To make this more explicit, to test for effect modification by sex:

  • Model 1: Base model + is_male

  • Model 2: Base model + is_male + is_male*exposure

To test for effect modification by age:

  • Model 1: Base model + 25–64 + 65 + 

  • Model 2: Base model + 25–64 + 65 +  + 25–64*exposure + 65 + *exposure

To test for effect modification by season.

  • Model 1: Base model + spring + summer + autumn

  • Model 2: Base model + spring + summer + autumn + spring*exposure + summer*exposure + autumn*exposure

We then performed likelihood ratio tests to compare the two models and identify if the interaction terms with the exposures were statistically significant.

Effect estimates within strata

Using regression models with interaction terms (as specified in the “Effect modification” section), we estimated linear combinations of the estimated parameters to obtain effect estimates within strata.

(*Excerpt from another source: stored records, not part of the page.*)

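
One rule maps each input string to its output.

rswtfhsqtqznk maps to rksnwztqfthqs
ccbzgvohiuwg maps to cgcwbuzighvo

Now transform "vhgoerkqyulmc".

In each case the input is transformed by: take characters alternately from the front and the back (1st, last, 2nd, 2nd-last, ...).
Applying that to "vhgoerkqyulmc" gives "vchmgloueyrqk".

vchmgloueyrqk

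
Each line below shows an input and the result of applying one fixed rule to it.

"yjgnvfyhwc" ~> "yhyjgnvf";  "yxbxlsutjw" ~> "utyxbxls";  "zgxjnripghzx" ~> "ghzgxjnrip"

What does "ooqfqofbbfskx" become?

In each case the input is transformed by: delete the last 2 characters, then move the last 2 characters to the front (rotate right by 2).
For "ooqfqofbbfskx" the result is "fsooqfqofbb".
(Check on "zgxjnripghzx": → "zgxjnripgh" → "ghzgxjnrip" ✓)

fsooqfqofbb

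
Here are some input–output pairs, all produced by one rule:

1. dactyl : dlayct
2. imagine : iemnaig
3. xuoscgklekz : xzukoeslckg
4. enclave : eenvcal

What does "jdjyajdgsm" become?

jmdsjgydaj

Looking at the pairs, the operation is to take characters alternately from the front and the back (1st, last, 2nd, 2nd-last, ...).
On "jdjyajdgsm" that produces "jmdsjgydaj".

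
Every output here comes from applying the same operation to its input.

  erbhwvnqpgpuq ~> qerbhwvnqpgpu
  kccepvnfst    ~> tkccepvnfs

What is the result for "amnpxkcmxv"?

Looking at the pairs, the operation is to move the last character to the front.
For "amnpxkcmxv" the result is "vamnpxkcmx".

vamnpxkcmx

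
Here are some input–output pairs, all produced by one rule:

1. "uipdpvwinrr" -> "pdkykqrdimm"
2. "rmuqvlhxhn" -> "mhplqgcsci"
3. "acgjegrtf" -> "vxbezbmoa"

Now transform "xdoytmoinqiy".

syjtohjdildt

Each output is the input with this applied: shift every letter 5 places backward in the alphabet (wrapping around).
Applying that to "xdoytmoinqiy" gives "syjtohjdildt".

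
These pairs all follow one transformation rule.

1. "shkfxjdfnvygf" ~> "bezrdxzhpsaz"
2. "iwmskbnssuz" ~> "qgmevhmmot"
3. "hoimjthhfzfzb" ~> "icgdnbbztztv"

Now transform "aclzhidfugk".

What's happening: shift every letter 6 places backward in the alphabet (wrapping around), then delete the first character.
For "aclzhidfugk" the result is "wftbcxzoae".

wftbcxzoae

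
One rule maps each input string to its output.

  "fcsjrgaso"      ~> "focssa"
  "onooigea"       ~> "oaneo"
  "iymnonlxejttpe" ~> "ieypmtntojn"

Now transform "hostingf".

hfogs

The pattern: take characters alternately from the front and the back (1st, last, 2nd, 2nd-last, ...), then delete the last 3 characters.
"hostingf" → "hfogsnti" → "hfogs".
(Check on "onooigea": → "oaneogoi" → "oaneo" ✓)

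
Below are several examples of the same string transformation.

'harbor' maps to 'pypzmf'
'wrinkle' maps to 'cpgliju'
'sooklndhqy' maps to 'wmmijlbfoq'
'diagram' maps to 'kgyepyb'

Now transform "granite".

cpylgre

Each output is the input with this applied: swap the first and last characters, then shift every letter 2 places backward in the alphabet (wrapping around).
On "granite" that produces "cpylgre".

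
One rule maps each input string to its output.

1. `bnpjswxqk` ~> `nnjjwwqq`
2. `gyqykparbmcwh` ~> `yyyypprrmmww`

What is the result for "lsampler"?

Rule — keep every other character starting from the second (positions 2nd, 4th, 6th, ...), then double every character.
"lsampler" → "smlr" → "ssmmllrr".
(Check on "bnpjswxqk": → "njwq" → "nnjjwwqq" ✓)

ssmmllrr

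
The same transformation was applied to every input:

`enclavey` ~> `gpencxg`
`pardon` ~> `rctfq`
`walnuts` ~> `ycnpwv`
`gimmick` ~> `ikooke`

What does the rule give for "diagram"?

fkcitc

What's happening: delete the last character, then shift every letter 2 places forward in the alphabet (wrapping around).
"diagram" → "diagra" → "fkcitc".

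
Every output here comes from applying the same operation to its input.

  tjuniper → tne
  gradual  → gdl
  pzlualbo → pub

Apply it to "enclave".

ele

What's happening: keep one character in every 3, starting at position 1 (positions 1st, 4th, 7th, ...).
So "enclave" becomes "ele".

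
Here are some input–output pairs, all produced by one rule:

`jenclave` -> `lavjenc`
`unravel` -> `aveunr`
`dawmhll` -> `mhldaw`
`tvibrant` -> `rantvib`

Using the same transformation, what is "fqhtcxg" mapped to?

The rule is to delete the last character, then move the last 3 characters to the front (rotate right by 3).
For "fqhtcxg", step one produces "fqhtcx"; step two turns that into "tcxfqh".

tcxfqh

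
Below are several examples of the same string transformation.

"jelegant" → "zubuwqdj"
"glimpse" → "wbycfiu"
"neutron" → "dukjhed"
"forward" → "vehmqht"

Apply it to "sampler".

The rule is to shift every letter 10 places backward in the alphabet (wrapping around).
Applying that to "sampler" gives "iqcfbuh".

iqcfbuh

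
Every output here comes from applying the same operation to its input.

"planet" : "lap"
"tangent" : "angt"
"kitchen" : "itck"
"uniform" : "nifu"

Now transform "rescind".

The pattern: delete the last 3 characters, then move the first character to the end.
Starting from "rescind": after the first operation, "resc"; after the second, "escr".

escr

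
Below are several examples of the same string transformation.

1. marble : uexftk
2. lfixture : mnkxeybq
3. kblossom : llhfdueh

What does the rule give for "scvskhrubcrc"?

knuvkvlvolda

What's happening: swap the front and back halves of the string, then shift every letter 7 places backward in the alphabet (wrapping around).
For "scvskhrubcrc", step one produces "rubcrcscvskh"; step two turns that into "knuvkvlvolda".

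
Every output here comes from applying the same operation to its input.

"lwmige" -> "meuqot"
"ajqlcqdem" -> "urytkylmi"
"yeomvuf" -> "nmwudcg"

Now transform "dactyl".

tikbgl

The rule is to swap the first and last characters, then shift every letter 8 places forward in the alphabet (wrapping around).
Doing the same to "dactyl": "tikbgl".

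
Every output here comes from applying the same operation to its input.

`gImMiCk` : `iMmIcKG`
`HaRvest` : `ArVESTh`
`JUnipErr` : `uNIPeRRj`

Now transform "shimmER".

The pattern: flip the case of every letter, then move the first character to the end.
Starting from "shimmER": after the first operation, "SHIMMer"; after the second, "HIMMerS".
(Check on "gImMiCk": → "GiMmIcK" → "iMmIcKG" ✓)

HIMMerS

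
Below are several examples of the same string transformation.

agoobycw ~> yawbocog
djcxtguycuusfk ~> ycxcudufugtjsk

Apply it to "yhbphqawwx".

yaxbwhwhqp

Rule — sort the characters into reverse alphabetical order, then take characters alternately from the front and the back (1st, last, 2nd, 2nd-last, ...).
Applying both steps to "yhbphqawwx": "yxwwqphhba", then "yaxbwhwhqp".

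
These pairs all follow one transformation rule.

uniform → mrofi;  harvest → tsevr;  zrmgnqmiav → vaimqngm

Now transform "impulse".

Each output is the input with this applied: delete the first 2 characters, then reverse the string.
"impulse" → "pulse" → "eslup".
(Check on "harvest": → "rvest" → "tsevr" ✓)

eslup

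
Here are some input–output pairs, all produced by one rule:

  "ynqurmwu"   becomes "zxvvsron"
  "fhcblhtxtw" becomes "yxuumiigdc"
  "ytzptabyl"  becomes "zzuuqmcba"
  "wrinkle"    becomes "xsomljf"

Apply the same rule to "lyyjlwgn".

The rule is to shift every letter 1 place forward in the alphabet (wrapping around), then sort the characters into reverse alphabetical order.
Working it through for "lyyjlwgn": intermediate "mzzkmxho", final "zzxommkh".

zzxommkh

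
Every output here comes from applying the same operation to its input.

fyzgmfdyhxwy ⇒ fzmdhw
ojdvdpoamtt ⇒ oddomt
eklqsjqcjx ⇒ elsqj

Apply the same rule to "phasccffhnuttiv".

pacfhutv

The pattern: keep every other character starting from the first (positions 1st, 3rd, 5th, ...).
So "phasccffhnuttiv" becomes "pacfhutv".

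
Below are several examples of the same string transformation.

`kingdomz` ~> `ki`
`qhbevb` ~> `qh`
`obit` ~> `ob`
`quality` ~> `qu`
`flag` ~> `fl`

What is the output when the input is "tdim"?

In each case the input is transformed by: keep only the first 2 characters.
Applying that to "tdim" gives "td".

td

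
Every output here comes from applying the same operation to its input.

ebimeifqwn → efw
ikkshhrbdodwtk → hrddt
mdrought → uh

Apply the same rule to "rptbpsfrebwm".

Each output is the input with this applied: delete the first 3 characters, then keep every other character starting from the second (positions 2nd, 4th, 6th, ...).
Starting from "rptbpsfrebwm": after the first operation, "bpsfrebwm"; after the second, "pfew".

pfew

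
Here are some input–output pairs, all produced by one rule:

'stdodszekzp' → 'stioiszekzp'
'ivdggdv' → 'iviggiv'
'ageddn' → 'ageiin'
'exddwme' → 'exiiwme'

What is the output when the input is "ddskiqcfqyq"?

iiskiqcfqyq

Looking at the pairs, the operation is to replace every "d" with "i".
So "ddskiqcfqyq" becomes "iiskiqcfqyq".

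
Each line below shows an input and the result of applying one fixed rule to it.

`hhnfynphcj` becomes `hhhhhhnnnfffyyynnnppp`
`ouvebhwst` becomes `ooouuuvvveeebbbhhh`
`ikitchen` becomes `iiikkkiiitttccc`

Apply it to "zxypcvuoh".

Rule — delete the last 3 characters, then repeat every character 3 times.
For "zxypcvuoh", step one produces "zxypcv"; step two turns that into "zzzxxxyyypppcccvvv".

zzzxxxyyypppcccvvv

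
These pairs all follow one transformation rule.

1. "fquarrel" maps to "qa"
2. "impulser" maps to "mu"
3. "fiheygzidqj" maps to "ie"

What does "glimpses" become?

lm

Looking at the pairs, the operation is to keep every other character starting from the second (positions 2nd, 4th, 6th, ...), then keep only the first 2 characters.
For "glimpses" the result is "lm".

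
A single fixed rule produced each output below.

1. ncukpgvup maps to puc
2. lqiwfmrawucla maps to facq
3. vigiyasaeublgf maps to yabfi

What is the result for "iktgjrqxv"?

jxk

What's happening: keep one character in every 3, starting at position 2 (positions 2nd, 5th, 8th, ...), then move the first character to the end.
For "iktgjrqxv" the result is "jxk".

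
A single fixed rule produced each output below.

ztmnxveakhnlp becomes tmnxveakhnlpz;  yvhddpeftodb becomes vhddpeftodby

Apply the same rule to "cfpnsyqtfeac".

Each output is the input with this applied: move the first character to the end.
For "cfpnsyqtfeac" the result is "fpnsyqtfeacc".

fpnsyqtfeacc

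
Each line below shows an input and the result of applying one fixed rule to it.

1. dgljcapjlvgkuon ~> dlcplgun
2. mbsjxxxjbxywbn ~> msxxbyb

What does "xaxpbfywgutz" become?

The transformation: keep every other character starting from the first (positions 1st, 3rd, 5th, ...).
Applying that to "xaxpbfywgutz" gives "xxbygt".

xxbygt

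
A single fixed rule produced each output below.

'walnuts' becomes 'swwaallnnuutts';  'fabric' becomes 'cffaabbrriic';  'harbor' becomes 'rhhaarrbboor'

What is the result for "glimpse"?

In each case the input is transformed by: double every character, then move the last character to the front.
Starting from "glimpse": after the first operation, "gglliimmppssee"; after the second, "egglliimmppsse".

egglliimmppsse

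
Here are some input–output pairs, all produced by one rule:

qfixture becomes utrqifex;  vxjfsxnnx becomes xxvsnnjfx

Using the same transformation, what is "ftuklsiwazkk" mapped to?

wutslkkkifaz

The pattern: sort the characters into reverse alphabetical order, then move the first character to the end.
Applying both steps to "ftuklsiwazkk": "zwutslkkkifa", then "wutslkkkifaz".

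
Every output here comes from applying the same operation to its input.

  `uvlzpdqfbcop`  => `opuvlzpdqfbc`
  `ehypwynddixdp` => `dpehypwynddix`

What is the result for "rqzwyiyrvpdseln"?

lnrqzwyiyrvpdse

The transformation: move the last 2 characters to the front (rotate right by 2).
Applying that to "rqzwyiyrvpdseln" gives "lnrqzwyiyrvpdse".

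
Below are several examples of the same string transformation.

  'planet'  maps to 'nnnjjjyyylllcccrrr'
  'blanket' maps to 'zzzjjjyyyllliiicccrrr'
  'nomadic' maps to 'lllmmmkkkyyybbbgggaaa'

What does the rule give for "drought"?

The transformation: repeat every character 3 times, then shift every letter 2 places backward in the alphabet (wrapping around).
"drought" → "dddrrrooouuuggghhhttt" → "bbbpppmmmssseeefffrrr".

bbbpppmmmssseeefffrrr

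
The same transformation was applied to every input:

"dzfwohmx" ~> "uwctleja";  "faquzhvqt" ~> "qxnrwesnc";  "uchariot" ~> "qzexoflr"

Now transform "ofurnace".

What's happening: shift every letter 3 places backward in the alphabet (wrapping around), then swap the first and last characters.
"ofurnace" → "lcrokxzb" → "bcrokxzl".

bcrokxzl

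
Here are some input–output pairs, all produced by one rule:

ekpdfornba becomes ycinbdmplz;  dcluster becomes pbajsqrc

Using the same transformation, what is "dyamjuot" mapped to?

rbwykhsm

The transformation: move the last character to the front, then shift every letter 2 places backward in the alphabet (wrapping around).
Working it through for "dyamjuot": intermediate "tdyamjuo", final "rbwykhsm".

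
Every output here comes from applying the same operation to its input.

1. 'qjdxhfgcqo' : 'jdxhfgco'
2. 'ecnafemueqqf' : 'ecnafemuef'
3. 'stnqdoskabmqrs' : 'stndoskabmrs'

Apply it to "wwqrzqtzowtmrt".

wwrztzowtmrt

Rule — remove every "q".
So "wwqrzqtzowtmrt" becomes "wwrztzowtmrt".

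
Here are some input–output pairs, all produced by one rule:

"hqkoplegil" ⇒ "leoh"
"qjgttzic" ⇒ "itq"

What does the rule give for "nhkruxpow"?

The transformation: keep one character in every 3, starting at position 1 (positions 1st, 4th, 7th, ...), then reverse the string.
"nhkruxpow" → "nrp" → "prn".

prn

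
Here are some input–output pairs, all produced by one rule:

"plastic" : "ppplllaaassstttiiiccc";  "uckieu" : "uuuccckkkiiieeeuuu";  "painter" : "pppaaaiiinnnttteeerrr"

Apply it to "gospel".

gggooossspppeeelll

The transformation: repeat every character 3 times.
For "gospel" the result is "gggooossspppeeelll".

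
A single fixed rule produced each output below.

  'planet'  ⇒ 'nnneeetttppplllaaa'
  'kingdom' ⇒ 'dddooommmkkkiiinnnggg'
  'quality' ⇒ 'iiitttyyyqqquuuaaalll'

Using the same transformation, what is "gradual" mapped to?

Rule — move the last 3 characters to the front (rotate right by 3), then repeat every character 3 times.
Applying both steps to "gradual": "ualgrad", then "uuuaaalllgggrrraaaddd".
(Check on "quality": → "ityqual" → "iiitttyyyqqquuuaaalll" ✓)

uuuaaalllgggrrraaaddd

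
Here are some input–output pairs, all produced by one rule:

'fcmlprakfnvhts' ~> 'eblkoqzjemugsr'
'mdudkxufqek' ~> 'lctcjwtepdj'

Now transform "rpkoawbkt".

qojnzvajs

Looking at the pairs, the operation is to shift every letter 1 place backward in the alphabet (wrapping around).
So "rpkoawbkt" becomes "qojnzvajs".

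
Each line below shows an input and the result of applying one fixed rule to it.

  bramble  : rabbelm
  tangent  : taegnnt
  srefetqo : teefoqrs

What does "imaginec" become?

In each case the input is transformed by: sort the characters into alphabetical order, then move the last character to the front.
So "imaginec" becomes "nacegiim".

nacegiim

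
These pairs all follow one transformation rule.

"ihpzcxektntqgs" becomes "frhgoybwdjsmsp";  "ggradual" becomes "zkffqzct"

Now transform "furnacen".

Looking at the pairs, the operation is to move the last 2 characters to the front (rotate right by 2), then shift every letter 1 place backward in the alphabet (wrapping around).
Applying both steps to "furnacen": "enfurnac", then "dmetqmzb".

dmetqmzb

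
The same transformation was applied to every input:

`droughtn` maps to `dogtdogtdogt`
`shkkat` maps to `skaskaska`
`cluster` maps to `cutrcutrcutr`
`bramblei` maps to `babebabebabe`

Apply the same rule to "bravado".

baaobaaobaao

Rule — keep every other character starting from the first (positions 1st, 3rd, 5th, ...), then write the whole string 3 times in a row.
"bravado" → "baaobaaobaao".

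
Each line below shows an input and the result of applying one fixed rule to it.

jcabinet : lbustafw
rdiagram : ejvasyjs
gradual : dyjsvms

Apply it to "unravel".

dmfjsnw

The rule is to shift every letter 8 places backward in the alphabet (wrapping around), then move the last character to the front.
For "unravel", step one produces "mfjsnwd"; step two turns that into "dmfjsnw".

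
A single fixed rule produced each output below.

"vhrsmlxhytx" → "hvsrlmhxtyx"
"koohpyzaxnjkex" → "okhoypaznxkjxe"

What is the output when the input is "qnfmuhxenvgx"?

nqmfhuexvnxg

The pattern: swap each adjacent pair of characters (1↔2, 3↔4, ...).
"qnfmuhxenvgx" → "nqmfhuexvnxg".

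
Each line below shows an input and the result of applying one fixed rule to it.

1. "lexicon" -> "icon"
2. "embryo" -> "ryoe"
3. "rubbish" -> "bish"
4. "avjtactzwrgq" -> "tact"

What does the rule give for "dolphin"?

phin

The rule is to move the first 3 characters to the end (rotate left by 3), then keep only the first 4 characters.
Applying both steps to "dolphin": "phindol", then "phin".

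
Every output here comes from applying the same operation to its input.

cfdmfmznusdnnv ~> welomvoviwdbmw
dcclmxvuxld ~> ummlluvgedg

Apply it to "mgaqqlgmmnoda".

mjvpjzzupvvwx

The pattern: move the last 2 characters to the front (rotate right by 2), then shift every letter 9 places forward in the alphabet (wrapping around).
For "mgaqqlgmmnoda", step one produces "damgaqqlgmmno"; step two turns that into "mjvpjzzupvvwx".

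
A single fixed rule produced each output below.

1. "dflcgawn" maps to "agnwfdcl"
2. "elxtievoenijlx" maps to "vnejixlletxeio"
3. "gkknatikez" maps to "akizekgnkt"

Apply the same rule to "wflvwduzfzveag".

In each case the input is transformed by: swap each adjacent pair of characters (1↔2, 3↔4, ...), then swap the front and back halves of the string.
"wflvwduzfzveag" → "fwvldwzuzfevga" → "uzfevgafwvldwz".

uzfevgafwvldwz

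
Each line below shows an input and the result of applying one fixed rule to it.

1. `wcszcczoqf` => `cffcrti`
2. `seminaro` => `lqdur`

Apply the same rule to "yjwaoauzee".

drdxchh

Looking at the pairs, the operation is to delete the first 3 characters, then shift every letter 3 places forward in the alphabet (wrapping around).
Starting from "yjwaoauzee": after the first operation, "aoauzee"; after the second, "drdxchh".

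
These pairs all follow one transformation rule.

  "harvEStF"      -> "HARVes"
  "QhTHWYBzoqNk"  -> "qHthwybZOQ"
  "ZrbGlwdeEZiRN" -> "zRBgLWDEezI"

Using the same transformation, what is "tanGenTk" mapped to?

TANgEN

The pattern: delete the last 2 characters, then flip the case of every letter.
For "tanGenTk", step one produces "tanGen"; step two turns that into "TANgEN".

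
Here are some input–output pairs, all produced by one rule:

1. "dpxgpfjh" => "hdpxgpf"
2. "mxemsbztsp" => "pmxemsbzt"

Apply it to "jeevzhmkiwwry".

The rule is to move the last 2 characters to the front (rotate right by 2), then delete the first character.
For "jeevzhmkiwwry", step one produces "ryjeevzhmkiww"; step two turns that into "yjeevzhmkiww".

yjeevzhmkiww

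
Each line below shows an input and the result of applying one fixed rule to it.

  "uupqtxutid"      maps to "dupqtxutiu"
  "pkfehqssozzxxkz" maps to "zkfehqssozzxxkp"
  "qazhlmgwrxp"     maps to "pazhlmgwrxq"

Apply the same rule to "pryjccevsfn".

nryjccevsfp

What's happening: swap the first and last characters.
On "pryjccevsfn" that produces "nryjccevsfp".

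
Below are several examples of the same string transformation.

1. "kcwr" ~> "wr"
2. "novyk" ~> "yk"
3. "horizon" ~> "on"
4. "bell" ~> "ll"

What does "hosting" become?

ng

Each output is the input with this applied: keep only the last 2 characters.
Doing the same to "hosting": "ng".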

This is equivalent to running stratified regressions within the strata, however, it yields better estimates as all data are available for estimation of the confounders’ coefficients.

Data management of the source population was performed using SAS statistical software (version 9.1, SAS Institute, Cary, NC, USA) while all analyses were performed with R 3.3.2.

Ethics

The study was approved by the research ethics committee in Stockholm, Sweden (Dnr 2011/1358-31/3 and 2013/1775-32) all analyses were performed in accordance with relevant guidelines and regulations.